Lo bueno de ver las cosas a toro pasado es que cualquier juntaletras con blog inoportuno te hace un resumen de lo que pasó en una frase. Me lo pido. Después de repartirse el pastel colonial en la infame Conferencia de Berlín, imperios, naciones, diplomáticos y peña de gatillo fácil se pican, se ponen farrucos, amenazan, se lo creen y aprovechan la mínima excusa para pegar el primer petardazo. FIN. Aplausos… Bueno, aplausos no. El resultado no fue de vodevil barato: casi diez millones de muertos, el mundo (sobre todo Europa) cambiado de arriba a abajo, y de propina un sabroso caldo de cultivo para que los fascismos y el comunismo más brutal se frotasen las manos.
«A París en seis semanas», decían los soldados alemanes que iban al frente. Confiaban en el progreso tecnológico, en sus gobernantes, en el «todo irá bien»… que en poco más de mes y medio montarían una tienda de Bratwürsts en Saint-Germain. Y quien dice alemán, dice francés, turco, austriaco, húngaro, ruso, o inglés (perdón, británico).
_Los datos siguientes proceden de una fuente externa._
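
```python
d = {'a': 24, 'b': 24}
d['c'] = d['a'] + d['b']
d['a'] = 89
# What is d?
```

After line 1: d = {'a': 24, 'b': 24}
After line 2 (d['c'] = 24 + 24): d = {'a': 24, 'b': 24, 'c': 48}
After line 3: d = {'a': 89, 'b': 24, 'c': 48}

{'a': 89, 'b': 24, 'c': 48}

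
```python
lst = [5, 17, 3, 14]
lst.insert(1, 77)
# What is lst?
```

[5, 77, 17, 3, 14]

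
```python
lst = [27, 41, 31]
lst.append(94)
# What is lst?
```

[27, 41, 31, 94]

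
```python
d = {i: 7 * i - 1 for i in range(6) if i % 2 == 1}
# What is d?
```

{1: 6, 3: 20, 5: 34}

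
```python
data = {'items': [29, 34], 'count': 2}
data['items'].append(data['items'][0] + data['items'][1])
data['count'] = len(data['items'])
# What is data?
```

After line 1: data = {'items': [29, 34], 'count': 2}
After line 2 (append 29 + 34 = 63): data = {'items': [29, 34, 63], 'count': 2}
After line 3 (count = len(items) = 3): data = {'items': [29, 34, 63], 'count': 3}

{'items': [29, 34, 63], 'count': 3}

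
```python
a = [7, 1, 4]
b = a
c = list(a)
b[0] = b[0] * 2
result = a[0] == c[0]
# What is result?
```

After line 1: a = [7, 1, 4]
After line 2 (b = a, alias): a = [7, 1, 4], b = [7, 1, 4]
After line 3 (c = list(a) is a copy, new object): c = [7, 1, 4]
After line 4 (b[0] = 7 * 2 = 14; mutates shared a/b): a = b = [14, 1, 4], c = [7, 1, 4]
After line 5 (a[0] = 14, c[0] = 7; result = False)

False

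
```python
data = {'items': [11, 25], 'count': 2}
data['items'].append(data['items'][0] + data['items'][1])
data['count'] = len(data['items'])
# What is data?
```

After line 1: data = {'items': [11, 25], 'count': 2}
After line 2 (append 11 + 25 = 36): data = {'items': [11, 25, 36], 'count': 2}
After line 3 (count = len(items) = 3): data = {'items': [11, 25, 36], 'count': 3}

{'items': [11, 25, 36], 'count': 3}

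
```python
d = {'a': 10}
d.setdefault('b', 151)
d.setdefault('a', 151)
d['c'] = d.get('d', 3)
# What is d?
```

After line 1: d = {'a': 10}
After line 2 (setdefault adds 'b'=151): d = {'a': 10, 'b': 151}
After line 3 (setdefault 'a' no-op, already exists): d = {'a': 10, 'b': 151}
After line 4 (get('d', 3) returns default since 'd' not in d): d = {'a': 10, 'b': 151, 'c': 3}

{'a': 10, 'b': 151, 'c': 3}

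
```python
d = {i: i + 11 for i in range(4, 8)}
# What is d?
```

{4: 15, 5: 16, 6: 17, 7: 18}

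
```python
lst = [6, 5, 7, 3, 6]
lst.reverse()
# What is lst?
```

[6, 3, 7, 5, 6]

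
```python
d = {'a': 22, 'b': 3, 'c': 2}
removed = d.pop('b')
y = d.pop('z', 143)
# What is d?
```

After line 1: d = {'a': 22, 'b': 3, 'c': 2}
After line 2 (pop 'b' returns 3): d = {'a': 22, 'c': 2}, removed = 3
After line 3 (pop 'z' missing, returns default 143): d = {'a': 22, 'c': 2}, y = 143

{'a': 22, 'c': 2}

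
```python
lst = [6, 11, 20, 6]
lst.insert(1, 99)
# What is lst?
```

[6, 99, 11, 20, 6]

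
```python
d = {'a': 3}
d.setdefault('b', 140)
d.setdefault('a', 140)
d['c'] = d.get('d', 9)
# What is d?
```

After line 1: d = {'a': 3}
After line 2 (setdefault adds 'b'=140): d = {'a': 3, 'b': 140}
After line 3 (setdefault 'a' no-op, already exists): d = {'a': 3, 'b': 140}
After line 4 (get('d', 9) returns default since 'd' not in d): d = {'a': 3, 'b': 140, 'c': 9}

{'a': 3, 'b': 140, 'c': 9}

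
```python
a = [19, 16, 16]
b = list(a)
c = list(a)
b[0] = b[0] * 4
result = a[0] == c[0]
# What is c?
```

After line 1: a = [19, 16, 16]
After line 2 (b = list(a), copy): a = [19, 16, 16], b = [19, 16, 16]
After line 3 (c = list(a) is a copy, new object): c = [19, 16, 16]
After line 4 (b[0] = 19 * 4 = 76; only b mutates (copy)): a = [19, 16, 16], b = [76, 16, 16], c = [19, 16, 16]
After line 5 (a[0] = 19, c[0] = 19; result = True)

[19, 16, 16]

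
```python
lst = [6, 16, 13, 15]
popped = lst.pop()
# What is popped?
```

15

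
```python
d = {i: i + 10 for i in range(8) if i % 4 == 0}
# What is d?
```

{0: 10, 4: 14}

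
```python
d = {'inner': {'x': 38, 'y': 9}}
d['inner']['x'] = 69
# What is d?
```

After line 1: d = {'inner': {'x': 38, 'y': 9}}
After line 2 (inner x overwritten): d = {'inner': {'x': 69, 'y': 9}}

{'inner': {'x': 69, 'y': 9}}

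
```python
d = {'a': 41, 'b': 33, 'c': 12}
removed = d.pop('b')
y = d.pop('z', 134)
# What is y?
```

After line 1: d = {'a': 41, 'b': 33, 'c': 12}
After line 2 (pop 'b' returns 33): d = {'a': 41, 'c': 12}, removed = 33
After line 3 (pop 'z' missing, returns default 134): d = {'a': 41, 'c': 12}, y = 134

134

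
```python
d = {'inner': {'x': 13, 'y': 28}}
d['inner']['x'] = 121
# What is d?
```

After line 1: d = {'inner': {'x': 13, 'y': 28}}
After line 2 (inner x overwritten): d = {'inner': {'x': 121, 'y': 28}}

{'inner': {'x': 121, 'y': 28}}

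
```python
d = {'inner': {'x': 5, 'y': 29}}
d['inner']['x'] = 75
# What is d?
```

After line 1: d = {'inner': {'x': 5, 'y': 29}}
After line 2 (inner x overwritten): d = {'inner': {'x': 75, 'y': 29}}

{'inner': {'x': 75, 'y': 29}}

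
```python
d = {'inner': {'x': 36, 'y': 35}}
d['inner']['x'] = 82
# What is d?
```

After line 1: d = {'inner': {'x': 36, 'y': 35}}
After line 2 (inner x overwritten): d = {'inner': {'x': 82, 'y': 35}}

{'inner': {'x': 82, 'y': 35}}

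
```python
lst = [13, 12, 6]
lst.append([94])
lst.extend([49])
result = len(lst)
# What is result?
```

After line 1: lst = [13, 12, 6]
After line 2 (append adds [94] as single element): lst = [13, 12, 6, [94]]
After line 3 (extend unpacks [49], adds 49): lst = [13, 12, 6, [94], 49]
After line 4: result = len(lst) = 5

5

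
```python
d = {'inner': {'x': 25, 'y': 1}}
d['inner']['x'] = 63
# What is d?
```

After line 1: d = {'inner': {'x': 25, 'y': 1}}
After line 2 (inner x overwritten): d = {'inner': {'x': 63, 'y': 1}}

{'inner': {'x': 63, 'y': 1}}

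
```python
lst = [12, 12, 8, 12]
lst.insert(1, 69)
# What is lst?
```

[12, 69, 12, 8, 12]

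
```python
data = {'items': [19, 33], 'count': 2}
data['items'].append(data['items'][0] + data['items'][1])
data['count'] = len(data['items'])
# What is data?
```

After line 1: data = {'items': [19, 33], 'count': 2}
After line 2 (append 19 + 33 = 52): data = {'items': [19, 33, 52], 'count': 2}
After line 3 (count = len(items) = 3): data = {'items': [19, 33, 52], 'count': 3}

{'items': [19, 33, 52], 'count': 3}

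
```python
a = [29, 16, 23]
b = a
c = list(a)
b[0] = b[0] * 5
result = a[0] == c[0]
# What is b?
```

After line 1: a = [29, 16, 23]
After line 2 (b = a, alias): a = [29, 16, 23], b = [29, 16, 23]
After line 3 (c = list(a) is a copy, new object): c = [29, 16, 23]
After line 4 (b[0] = 29 * 5 = 145; mutates shared a/b): a = b = [145, 16, 23], c = [29, 16, 23]
After line 5 (a[0] = 145, c[0] = 29; result = False)

[145, 16, 23]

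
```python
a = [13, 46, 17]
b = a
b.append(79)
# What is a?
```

After line 1: a = [13, 46, 17]
After line 2 (b = a is an alias, same object): a = [13, 46, 17], b = [13, 46, 17]
After line 3 (b.append mutates the shared list): a = [13, 46, 17, 79], b = [13, 46, 17, 79]

[13, 46, 17, 79]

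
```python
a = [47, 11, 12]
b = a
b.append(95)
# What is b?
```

After line 1: a = [47, 11, 12]
After line 2 (b = a is an alias, same object): a = [47, 11, 12], b = [47, 11, 12]
After line 3 (b.append mutates the shared list): a = [47, 11, 12, 95], b = [47, 11, 12, 95]

[47, 11, 12, 95]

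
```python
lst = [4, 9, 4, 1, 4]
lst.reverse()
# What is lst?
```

[4, 1, 4, 9, 4]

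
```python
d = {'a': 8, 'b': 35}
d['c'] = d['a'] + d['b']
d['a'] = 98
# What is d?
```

After line 1: d = {'a': 8, 'b': 35}
After line 2 (d['c'] = 8 + 35): d = {'a': 8, 'b': 35, 'c': 43}
After line 3: d = {'a': 98, 'b': 35, 'c': 43}

{'a': 98, 'b': 35, 'c': 43}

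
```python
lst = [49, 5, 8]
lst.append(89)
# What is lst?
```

[49, 5, 8, 89]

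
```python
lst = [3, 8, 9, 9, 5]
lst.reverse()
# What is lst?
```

[5, 9, 9, 8, 3]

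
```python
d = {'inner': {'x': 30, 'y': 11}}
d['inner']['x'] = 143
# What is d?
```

After line 1: d = {'inner': {'x': 30, 'y': 11}}
After line 2 (inner x overwritten): d = {'inner': {'x': 143, 'y': 11}}

{'inner': {'x': 143, 'y': 11}}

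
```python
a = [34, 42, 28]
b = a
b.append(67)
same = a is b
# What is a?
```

After line 1: a = [34, 42, 28]
After line 2 (b = a is an alias, same object): a = [34, 42, 28], b = [34, 42, 28]
After line 3 (b.append mutates the shared list): a = [34, 42, 28, 67], b = [34, 42, 28, 67]
After line 4 (same = a is b; same object -> True): same = True

[34, 42, 28, 67]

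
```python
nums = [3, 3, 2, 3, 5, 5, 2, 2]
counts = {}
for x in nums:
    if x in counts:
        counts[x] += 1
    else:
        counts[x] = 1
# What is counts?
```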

La carne de cañón no entiende de pasaportes.
Me gusta llamarla, en efecto, la Gran Guerra, como los de la época, en lugar de I Guerra Mundial. Cómo debió ser, qué tremendo impacto debió causar para que, después de milenios repartiendo estopa entre nosotros, se la denominase superlativa. Me pregunto si la sociedad era consciente de haber andado por el alambre a pesar de que le progreso y el avance eran evidentes. Si, como ahora, se sabían en manos de gentuza sin escrúpulos. Si, como ahora, la amenaza de los nacionalismos se infravaloraba. Si, como ahora, los intereses comunes se subordinan a los económicos de unos pocos. Si, como ahora, el hombre estaba hecho para el sábado. En definitiva, si era como ahora.
La estupidez demostrada por los vencedores en el Tratado de Versalles me recuerda peligrosamente a los ridículos y triviales pactos errados de nuestra Unión Europea. Capaz de poner un piloto tocapelotas en tu coche si no te abrochas el cinturón pero impasible y sumisa ante las zarpas del oso ruso, por poner sólo un ejemplo. La panorámica actual es una oda al fracaso. El cortijo franco-alemán se resquebraja con el ascenso de la extrema y antieuropeísta derecha gala (ojo, la cuna de la liberté, égalité y bla bla bla; que tire la primera piedra quien…); los británicos están deseando pirarse, los PIGS nos hundimos en la miseria, y los países nórdicos, adalides del estado de bienestar, se huelen la tostá y endurecen sus requisitos de inmigración. En definitiva, los Estados Unidos de Europa se han ido al carajo.
Pero esta caterva de despropósitos no son flor de un día. La falta de identidad, el mercadeo de principios, empezó hace mucho tiempo y se consumó con el reinado de la indiferencia. Esa indiferencia tan europea de la que ya pecaron los diplomáticos de principios de siglo. Esa misma indiferencia negligente del fiera de Chamberlain cuando sirvió con bandeja de plata los Sudetes a Adolfo. ¿De qué me suena a mí esto? Si Europa renuncia a sus principios, basados en los pilares de la filosofía griega, el derecho romano y la religión cristiana, ¿qué nos queda? ¿El modelo laboral tiránico de los chinos? ¿El fanatismo religioso de la Yihad? ¿El modelo bolivariano? No, gracias. Prefiero a mi Erasmo de Rotterdam, a mi Albert Camus, a mi Séneca, a mi Aristóteles, a mi Cicerón, a mi Churchill, a mi Baltasar Gracián…
En cualquier caso, tendremos, seguro, una nueva oportunidad de levantarnos, pues la Historia nos señala que la pelota tarde o temprano vuelve siempre a tu tejado. No estaría mal prepararnos para ese momento. Es nuestro deber.
El fútbol es un milagro que le permitió a Europa odiarse sin destruirse.